The recession has also created a very anxious global workforce. Therefore, new CEOs should focus some attention on employees, specifically listening to their concerns before making policy, according to Matt Gonring, consultant at Gagen MacDonald.
“Once [the new CEO] is in that chair, it's a good opportunity to have them listen to their constituents, specifically the workforce and the marketplace,” he says. “Typically, one of the first opportunities for a new leader is face time with the workforce. That's fundamental – we always counsel executives to do more listening than to try to articulate strategy and policy because that's likely to change.”
A company that has not switched CEOs in a number of years might also find that the media environment is drastically different than a few years prior, with many bloggers and social networking Web sites serving as key influencers. Companies are often finding that aggressive outreach to bloggers is also positive, Lott adds.
“There was also a much more aggressive effort to introduce the bloggers to Apotheker's style and his vision so they would be comfortable with it,” he says.
However, there are also a number of possible communications pitfalls during a transition period. While social media creates opportunities for companies to reach internal and external stakeholder groups, it also can result in information being quickly leaked to outside blogs and Web sites, says Paul Jensen, EVP and GM of Weber Shandwick's New York office.
“Companies need to be aware that they can't communicate to their internal audiences in advance of their external announcement and expect it to stay contained,” he says. “There was a time when that was more doable.”
The recession has also resulted in many companies, and entire industries, shifting their business strategies. New executives, especially those replacing popular forerunners, also have to emphasize that their skills, albeit sometimes different, benefit the direction of the company, Jensen adds.

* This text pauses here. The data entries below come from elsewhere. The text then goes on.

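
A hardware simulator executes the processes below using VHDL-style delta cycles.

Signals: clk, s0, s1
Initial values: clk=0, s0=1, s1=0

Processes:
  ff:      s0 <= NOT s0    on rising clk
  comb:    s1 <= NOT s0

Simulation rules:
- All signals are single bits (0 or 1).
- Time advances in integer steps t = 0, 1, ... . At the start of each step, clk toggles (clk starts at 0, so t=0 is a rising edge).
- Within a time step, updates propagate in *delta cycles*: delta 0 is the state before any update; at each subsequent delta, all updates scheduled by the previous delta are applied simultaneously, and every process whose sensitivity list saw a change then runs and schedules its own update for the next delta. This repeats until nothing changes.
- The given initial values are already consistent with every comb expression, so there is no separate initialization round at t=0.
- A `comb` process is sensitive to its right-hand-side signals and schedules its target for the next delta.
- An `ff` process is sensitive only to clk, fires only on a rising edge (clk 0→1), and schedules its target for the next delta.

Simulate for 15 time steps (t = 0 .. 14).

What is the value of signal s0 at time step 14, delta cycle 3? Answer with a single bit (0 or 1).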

“A company is trying to communicate three things: One is that now is the right time for a leadership change, and two is that the new CEO is the right person for the job today versus what the job may have been two or three years ago,” he says. “Three is [the message] that this is a well-thought-out succession plan.”
Comms guidelines for a transition of leadership
Incoming CEOs might have different skill sets than their predecessors. A comms team should tie the new executive's skills to the challenges and opportunities ahead.
Due to the recession, stakeholder groups are anxious about a company's future. Therefore they're looking for continuity in comms themes .
It's imperative for companies to reassure stakeholders that the transition process was meticulously planned.